小説の源である「小説のしっぽ」を掴んだときは、私は別に小説の構造なんぞ考えもしない(寧ろ一シーンだけ決めててそれ以外の予定は未定、なんてことも)んですが、その「小説のしっぽ」を紙の上にいざ「小説」という形にして起こす時、私は意地の悪い視点でその構造を組み立てる人間です。
最初の読者である自分はもう、この話がどうなるのかを全て知っているわけですけれども、この作品を読まされる一般の読者の方々には、「これからこの先はどうなるのか」なんていうのは全く未知数なわけですよね。
「あ〜このネタってちょっと●●っぽいかなぁ〜、やべぇな先が読めちゃうかも」と作者が感じるようなことも、読者は感じないかもしれない(寧ろ感じないことの方が多い)わけですよね。

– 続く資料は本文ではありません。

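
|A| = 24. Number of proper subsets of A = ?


Total subsets = 2^n = 2^24 = 16777216
Proper subsets exclude the set itself: 2^n - 1
= 16777216 - 1
= 16777215

Number of proper subsets = 16777215


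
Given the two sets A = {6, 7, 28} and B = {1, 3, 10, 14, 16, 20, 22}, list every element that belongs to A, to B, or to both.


A ∪ B = all elements in A or B (or both)
A = {6, 7, 28}
B = {1, 3, 10, 14, 16, 20, 22}
A ∪ B = {1, 3, 6, 7, 10, 14, 16, 20, 22, 28}

A ∪ B = {1, 3, 6, 7, 10, 14, 16, 20, 22, 28}


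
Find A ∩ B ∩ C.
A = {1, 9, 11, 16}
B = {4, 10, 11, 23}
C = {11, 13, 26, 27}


A ∩ B = {11}
(A ∩ B) ∩ C = {11}

A ∩ B ∩ C = {11}


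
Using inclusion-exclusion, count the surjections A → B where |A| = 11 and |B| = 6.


n = |A| = 11, k = |B| = 6. Surjections via inclusion-exclusion:
S(n,k) = Σ(-1)^i × C(k,i) × (k-i)^n, i=0 to k
i=0: (-1)^0×C(6,0)×6^11 = 362797056
i=1: (-1)^1×C(6,1)×5^11 = -292968750
i=2: (-1)^2×C(6,2)×4^11 = 62914560
i=3: (-1)^3×C(6,3)×3^11 = -3542940
i=4: (-1)^4×C(6,4)×2^11 = 30720
i=5: (-1)^5×C(6,5)×1^11 = -6
i=6: (-1)^6×C(6,6)×0^11 = 0
Total = 129230640

Number of surjections = 129230640


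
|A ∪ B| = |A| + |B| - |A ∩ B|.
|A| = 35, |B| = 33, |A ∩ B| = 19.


|A ∪ B| = |A| + |B| - |A ∩ B|
= 35 + 33 - 19
= 49

|A ∪ B| = 49


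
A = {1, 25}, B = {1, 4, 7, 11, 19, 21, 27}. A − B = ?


A \ B = elements in A but not in B
A = {1, 25}
B = {1, 4, 7, 11, 19, 21, 27}
Remove from A any elements in B
A \ B = {25}

A \ B = {25}


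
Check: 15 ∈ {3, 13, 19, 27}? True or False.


A = {3, 13, 19, 27}
Checking if 15 is in A
15 is not in A → False

15 ∉ A


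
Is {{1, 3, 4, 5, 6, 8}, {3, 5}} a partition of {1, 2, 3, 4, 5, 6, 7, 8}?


A partition requires: (1) non-empty parts, (2) pairwise disjoint, (3) union = U
Parts: {1, 3, 4, 5, 6, 8}, {3, 5}
Union of parts: {1, 3, 4, 5, 6, 8}
U = {1, 2, 3, 4, 5, 6, 7, 8}
All non-empty? True
Pairwise disjoint? False
Covers U? False

No, not a valid partition


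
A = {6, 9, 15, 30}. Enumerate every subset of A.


|A| = 4, so |P(A)| = 2^4 = 16
Enumerate subsets by cardinality (0 to 4):
∅, {6}, {9}, {15}, {30}, {6, 9}, {6, 15}, {6, 30}, {9, 15}, {9, 30}, {15, 30}, {6, 9, 15}, {6, 9, 30}, {6, 15, 30}, {9, 15, 30}, {6, 9, 15, 30}

P(A) has 16 subsets: ∅, {6}, {9}, {15}, {30}, {6, 9}, {6, 15}, {6, 30}, {9, 15}, {9, 30}, {15, 30}, {6, 9, 15}, {6, 9, 30}, {6, 15, 30}, {9, 15, 30}, {6, 9, 15, 30}


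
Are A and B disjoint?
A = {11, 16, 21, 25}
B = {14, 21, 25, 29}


Disjoint means A ∩ B = ∅.
A ∩ B = {21, 25}
A ∩ B ≠ ∅, so A and B are NOT disjoint.

No, A and B are not disjoint (A ∩ B = {21, 25})


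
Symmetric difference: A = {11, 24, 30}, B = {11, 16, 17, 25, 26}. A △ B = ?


A △ B = (A \ B) ∪ (B \ A) = elements in exactly one of A or B
A \ B = {24, 30}
B \ A = {16, 17, 25, 26}
A △ B = {16, 17, 24, 25, 26, 30}

A △ B = {16, 17, 24, 25, 26, 30}


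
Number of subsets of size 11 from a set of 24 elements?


C(n,k) = n! / (k!(n-k)!)
C(24,11) = 24! / (11!13!)
= 2496144

C(24,11) = 2496144


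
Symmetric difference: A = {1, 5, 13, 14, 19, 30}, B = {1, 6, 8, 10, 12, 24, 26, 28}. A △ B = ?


A △ B = (A \ B) ∪ (B \ A) = elements in exactly one of A or B
A \ B = {5, 13, 14, 19, 30}
B \ A = {6, 8, 10, 12, 24, 26, 28}
A △ B = {5, 6, 8, 10, 12, 13, 14, 19, 24, 26, 28, 30}

A △ B = {5, 6, 8, 10, 12, 13, 14, 19, 24, 26, 28, 30}


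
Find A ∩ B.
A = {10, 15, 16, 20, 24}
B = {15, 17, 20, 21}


A ∩ B = elements in both A and B
A = {10, 15, 16, 20, 24}
B = {15, 17, 20, 21}
A ∩ B = {15, 20}

A ∩ B = {15, 20}


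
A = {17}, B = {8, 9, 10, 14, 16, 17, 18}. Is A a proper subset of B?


A ⊂ B requires: A ⊆ B AND A ≠ B.
A ⊆ B? Yes
A = B? No
A ⊂ B: Yes (A is a proper subset of B)

Yes, A ⊂ B


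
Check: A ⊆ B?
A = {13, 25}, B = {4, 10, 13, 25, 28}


A ⊆ B means every element of A is in B.
All elements of A are in B.
So A ⊆ B.

Yes, A ⊆ B


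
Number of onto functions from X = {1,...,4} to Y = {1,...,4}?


n = |X| = 4, k = |Y| = 4. Surjections via inclusion-exclusion:
S(n,k) = Σ(-1)^i × C(k,i) × (k-i)^n, i=0 to k
i=0: (-1)^0×C(4,0)×4^4 = 256
i=1: (-1)^1×C(4,1)×3^4 = -324
i=2: (-1)^2×C(4,2)×2^4 = 96
i=3: (-1)^3×C(4,3)×1^4 = -4
i=4: (-1)^4×C(4,4)×0^4 = 0
Total = 24

Number of surjections = 24


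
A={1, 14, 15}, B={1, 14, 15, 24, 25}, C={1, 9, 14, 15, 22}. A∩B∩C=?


A ∩ B = {1, 14, 15}
(A ∩ B) ∩ C = {1, 14, 15}

A ∩ B ∩ C = {1, 14, 15}


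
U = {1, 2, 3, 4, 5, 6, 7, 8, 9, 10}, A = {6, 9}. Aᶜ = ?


Aᶜ = U \ A = elements in U but not in A
U = {1, 2, 3, 4, 5, 6, 7, 8, 9, 10}
A = {6, 9}
Aᶜ = {1, 2, 3, 4, 5, 7, 8, 10}

Aᶜ = {1, 2, 3, 4, 5, 7, 8, 10}


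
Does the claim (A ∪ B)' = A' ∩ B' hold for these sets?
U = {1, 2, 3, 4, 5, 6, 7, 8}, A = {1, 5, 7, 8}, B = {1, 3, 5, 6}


LHS: A ∪ B = {1, 3, 5, 6, 7, 8}
(A ∪ B)' = U \ (A ∪ B) = {2, 4}
A' = {2, 3, 4, 6}, B' = {2, 4, 7, 8}
Claimed RHS: A' ∩ B' = {2, 4}
Identity is VALID: LHS = RHS = {2, 4} ✓

Identity is valid. (A ∪ B)' = A' ∩ B' = {2, 4}


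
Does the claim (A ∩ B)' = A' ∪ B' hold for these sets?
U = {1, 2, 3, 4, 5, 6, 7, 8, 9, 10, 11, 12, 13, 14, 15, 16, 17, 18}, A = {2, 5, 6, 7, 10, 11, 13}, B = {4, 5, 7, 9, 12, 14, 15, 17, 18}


LHS: A ∩ B = {5, 7}
(A ∩ B)' = U \ (A ∩ B) = {1, 2, 3, 4, 6, 8, 9, 10, 11, 12, 13, 14, 15, 16, 17, 18}
A' = {1, 3, 4, 8, 9, 12, 14, 15, 16, 17, 18}, B' = {1, 2, 3, 6, 8, 10, 11, 13, 16}
Claimed RHS: A' ∪ B' = {1, 2, 3, 4, 6, 8, 9, 10, 11, 12, 13, 14, 15, 16, 17, 18}
Identity is VALID: LHS = RHS = {1, 2, 3, 4, 6, 8, 9, 10, 11, 12, 13, 14, 15, 16, 17, 18} ✓

Identity is valid. (A ∩ B)' = A' ∪ B' = {1, 2, 3, 4, 6, 8, 9, 10, 11, 12, 13, 14, 15, 16, 17, 18}


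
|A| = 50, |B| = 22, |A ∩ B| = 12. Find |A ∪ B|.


|A ∪ B| = |A| + |B| - |A ∩ B|
= 50 + 22 - 12
= 60

|A ∪ B| = 60


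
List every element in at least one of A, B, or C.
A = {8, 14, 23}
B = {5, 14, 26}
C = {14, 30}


A ∪ B = {5, 8, 14, 23, 26}
(A ∪ B) ∪ C = {5, 8, 14, 23, 26, 30}

A ∪ B ∪ C = {5, 8, 14, 23, 26, 30}


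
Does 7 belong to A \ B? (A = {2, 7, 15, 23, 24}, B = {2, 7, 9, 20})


A = {2, 7, 15, 23, 24}, B = {2, 7, 9, 20}
A \ B = elements in A but not in B
A \ B = {15, 23, 24}
Checking if 7 ∈ A \ B
7 is not in A \ B → False

7 ∉ A \ B


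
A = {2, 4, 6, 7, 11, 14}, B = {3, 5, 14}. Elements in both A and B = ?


A = {2, 4, 6, 7, 11, 14}
B = {3, 5, 14}
Region: in both A and B
Elements: {14}

Elements in both A and B: {14}


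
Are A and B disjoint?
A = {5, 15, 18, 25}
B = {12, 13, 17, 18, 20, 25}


Disjoint means A ∩ B = ∅.
A ∩ B = {18, 25}
A ∩ B ≠ ∅, so A and B are NOT disjoint.

No, A and B are not disjoint (A ∩ B = {18, 25})


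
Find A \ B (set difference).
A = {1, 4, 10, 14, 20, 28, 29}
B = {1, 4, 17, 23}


A \ B = elements in A but not in B
A = {1, 4, 10, 14, 20, 28, 29}
B = {1, 4, 17, 23}
Remove from A any elements in B
A \ B = {10, 14, 20, 28, 29}

A \ B = {10, 14, 20, 28, 29}


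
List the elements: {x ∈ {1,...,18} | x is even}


Checking each candidate:
Condition: even numbers in {1,...,18}
Result = {2, 4, 6, 8, 10, 12, 14, 16, 18}

{2, 4, 6, 8, 10, 12, 14, 16, 18}


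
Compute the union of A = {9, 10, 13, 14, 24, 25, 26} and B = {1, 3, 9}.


A ∪ B = all elements in A or B (or both)
A = {9, 10, 13, 14, 24, 25, 26}
B = {1, 3, 9}
A ∪ B = {1, 3, 9, 10, 13, 14, 24, 25, 26}

A ∪ B = {1, 3, 9, 10, 13, 14, 24, 25, 26}


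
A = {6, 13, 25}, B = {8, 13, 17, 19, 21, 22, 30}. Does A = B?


Two sets are equal iff they have exactly the same elements.
A = {6, 13, 25}
B = {8, 13, 17, 19, 21, 22, 30}
Differences: {6, 8, 17, 19, 21, 22, 25, 30}
A ≠ B

No, A ≠ B


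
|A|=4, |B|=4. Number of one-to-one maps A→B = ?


An injection sends each of |A| = 4 inputs to a distinct output in B.
# injections = |B|·(|B|-1)·…·(|B|-|A|+1) = 4! / (4 - 4)!
= 4 × 3 × 2 × 1
= 24

Number of injections = 24


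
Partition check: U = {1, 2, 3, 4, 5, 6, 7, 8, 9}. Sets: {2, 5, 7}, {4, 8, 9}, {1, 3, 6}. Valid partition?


A partition requires: (1) non-empty parts, (2) pairwise disjoint, (3) union = U
Parts: {2, 5, 7}, {4, 8, 9}, {1, 3, 6}
Union of parts: {1, 2, 3, 4, 5, 6, 7, 8, 9}
U = {1, 2, 3, 4, 5, 6, 7, 8, 9}
All non-empty? True
Pairwise disjoint? True
Covers U? True

Yes, valid partition


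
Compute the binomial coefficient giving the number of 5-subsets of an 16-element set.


C(n,k) = n! / (k!(n-k)!)
C(16,5) = 16! / (5!11!)
= 4368

C(16,5) = 4368


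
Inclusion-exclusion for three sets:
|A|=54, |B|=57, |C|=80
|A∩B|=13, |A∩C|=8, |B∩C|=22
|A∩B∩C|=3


|A∪B∪C| = |A|+|B|+|C| - |A∩B|-|A∩C|-|B∩C| + |A∩B∩C|
= 54+57+80 - 13-8-22 + 3
= 191 - 43 + 3
= 151

|A ∪ B ∪ C| = 151


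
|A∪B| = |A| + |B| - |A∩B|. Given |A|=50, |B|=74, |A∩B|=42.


|A ∪ B| = |A| + |B| - |A ∩ B|
= 50 + 74 - 42
= 82

|A ∪ B| = 82


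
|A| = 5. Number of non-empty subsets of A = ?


Total subsets = 2^n = 2^5 = 32
Non-empty subsets exclude the empty set: 2^n - 1
= 32 - 1
= 31

Number of non-empty subsets = 31


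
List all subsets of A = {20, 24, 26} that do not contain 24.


A subset of A that omits 24 is a subset of A \ {24}, so there are 2^(n-1) = 2^2 = 4 of them.
Subsets excluding 24: ∅, {20}, {26}, {20, 26}

Subsets excluding 24 (4 total): ∅, {20}, {26}, {20, 26}


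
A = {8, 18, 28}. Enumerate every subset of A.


|A| = 3, so |P(A)| = 2^3 = 8
Enumerate subsets by cardinality (0 to 3):
∅, {8}, {18}, {28}, {8, 18}, {8, 28}, {18, 28}, {8, 18, 28}

P(A) has 8 subsets: ∅, {8}, {18}, {28}, {8, 18}, {8, 28}, {18, 28}, {8, 18, 28}


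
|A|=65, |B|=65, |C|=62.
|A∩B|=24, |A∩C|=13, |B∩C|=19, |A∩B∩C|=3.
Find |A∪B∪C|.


|A∪B∪C| = |A|+|B|+|C| - |A∩B|-|A∩C|-|B∩C| + |A∩B∩C|
= 65+65+62 - 24-13-19 + 3
= 192 - 56 + 3
= 139

|A ∪ B ∪ C| = 139


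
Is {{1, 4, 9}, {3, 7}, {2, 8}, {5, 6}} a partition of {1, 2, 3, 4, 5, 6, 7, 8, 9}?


A partition requires: (1) non-empty parts, (2) pairwise disjoint, (3) union = U
Parts: {1, 4, 9}, {3, 7}, {2, 8}, {5, 6}
Union of parts: {1, 2, 3, 4, 5, 6, 7, 8, 9}
U = {1, 2, 3, 4, 5, 6, 7, 8, 9}
All non-empty? True
Pairwise disjoint? True
Covers U? True

Yes, valid partition


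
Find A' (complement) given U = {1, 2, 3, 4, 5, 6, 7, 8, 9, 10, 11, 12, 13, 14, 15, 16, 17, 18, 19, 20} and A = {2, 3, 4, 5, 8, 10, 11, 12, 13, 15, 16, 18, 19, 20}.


Aᶜ = U \ A = elements in U but not in A
U = {1, 2, 3, 4, 5, 6, 7, 8, 9, 10, 11, 12, 13, 14, 15, 16, 17, 18, 19, 20}
A = {2, 3, 4, 5, 8, 10, 11, 12, 13, 15, 16, 18, 19, 20}
Aᶜ = {1, 6, 7, 9, 14, 17}

Aᶜ = {1, 6, 7, 9, 14, 17}


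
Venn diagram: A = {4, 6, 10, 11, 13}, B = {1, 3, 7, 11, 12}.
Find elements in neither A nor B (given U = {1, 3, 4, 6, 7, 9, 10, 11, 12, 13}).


A = {4, 6, 10, 11, 13}
B = {1, 3, 7, 11, 12}
Region: in neither A nor B (given U = {1, 3, 4, 6, 7, 9, 10, 11, 12, 13})
Elements: {9}

Elements in neither A nor B (given U = {1, 3, 4, 6, 7, 9, 10, 11, 12, 13}): {9}


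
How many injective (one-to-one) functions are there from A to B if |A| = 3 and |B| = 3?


An injection sends each of |A| = 3 inputs to a distinct output in B.
# injections = |B|·(|B|-1)·…·(|B|-|A|+1) = 3! / (3 - 3)!
= 3 × 2 × 1
= 6

Number of injections = 6


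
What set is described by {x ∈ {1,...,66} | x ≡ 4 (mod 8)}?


Checking each candidate:
Condition: x in {1,...,66} with x ≡ 4 (mod 8)
Result = {4, 12, 20, 28, 36, 44, 52, 60}

{4, 12, 20, 28, 36, 44, 52, 60}


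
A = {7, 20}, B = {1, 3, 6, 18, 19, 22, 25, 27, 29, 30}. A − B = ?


A \ B = elements in A but not in B
A = {7, 20}
B = {1, 3, 6, 18, 19, 22, 25, 27, 29, 30}
Remove from A any elements in B
A \ B = {7, 20}

A \ B = {7, 20}


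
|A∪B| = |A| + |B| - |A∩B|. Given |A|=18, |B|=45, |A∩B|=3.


|A ∪ B| = |A| + |B| - |A ∩ B|
= 18 + 45 - 3
= 60

|A ∪ B| = 60


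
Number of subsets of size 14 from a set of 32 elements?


C(n,k) = n! / (k!(n-k)!)
C(32,14) = 32! / (14!18!)
= 471435600

C(32,14) = 471435600


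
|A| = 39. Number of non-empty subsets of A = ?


Total subsets = 2^n = 2^39 = 549755813888
Non-empty subsets exclude the empty set: 2^n - 1
= 549755813888 - 1
= 549755813887

Number of non-empty subsets = 549755813887


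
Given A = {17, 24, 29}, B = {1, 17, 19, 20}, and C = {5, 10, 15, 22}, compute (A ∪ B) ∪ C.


A ∪ B = {1, 17, 19, 20, 24, 29}
(A ∪ B) ∪ C = {1, 5, 10, 15, 17, 19, 20, 22, 24, 29}

A ∪ B ∪ C = {1, 5, 10, 15, 17, 19, 20, 22, 24, 29}


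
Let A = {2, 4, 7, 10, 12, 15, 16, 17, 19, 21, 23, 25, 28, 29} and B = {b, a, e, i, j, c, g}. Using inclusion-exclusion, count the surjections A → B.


n = |A| = 14, k = |B| = 7. Surjections via inclusion-exclusion:
S(n,k) = Σ(-1)^i × C(k,i) × (k-i)^n, i=0 to k
i=0: (-1)^0×C(7,0)×7^14 = 678223072849
i=1: (-1)^1×C(7,1)×6^14 = -548549148672
i=2: (-1)^2×C(7,2)×5^14 = 128173828125
i=3: (-1)^3×C(7,3)×4^14 = -9395240960
i=4: (-1)^4×C(7,4)×3^14 = 167403915
i=5: (-1)^5×C(7,5)×2^14 = -344064
i=6: (-1)^6×C(7,6)×1^14 = 7
i=7: (-1)^7×C(7,7)×0^14 = 0
Total = 248619571200

Number of surjections = 248619571200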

私はそれを知った上で、「読者をここで“泣かせ”に入る!」「ここで一つ受けを狙ってみよう」という、ある意味「やらしい(笑)」視点で作品を書きます。
昔はそうでもなかったんですけど、ある時劇の脚本を書かされてからこうなりました。自分が狙ったところで狙った反応がきちんと来る快感!外れた時はそりゃーヘコみますが、ぴたっと思い通りになった時は、物語世界だけでなくそれを読む読者の世界まで自分が創造した気分になります(笑)

…で、結局何が言いたいのかと言いますと。
今回の作品は、事前に「闇夜の恋人達」の正規ヴァージョンにて、既に物語が完結してしまっているわけです。
「ここで読者を驚かす!」とばかりにラスト近くで明かした「乱馬=実はヴァンパイア」というオチが、この話では一番最初から「前提」としてあるのです!
さらに、読者の目からひた隠しにしていた数々の乱馬の行動の謎も、正規ヴァージョンのラストで既に明かしてしまっているわけです。
私は、本の冒頭部に「犯人は●●で、トリックは××です」と書かれたミステリを書いているようなものなんですっ!!
…そんなミステリを一体誰が読むんだぁぁあぁっ!!と、何度も叫びました…
得意技(?)を封じられた砂くじらの足掻きは一体どうなるのかっ!?ってな視点で、暖かく見守ってやってくださいませ。

砂くじら 拝(というよりやっぱりハイ)。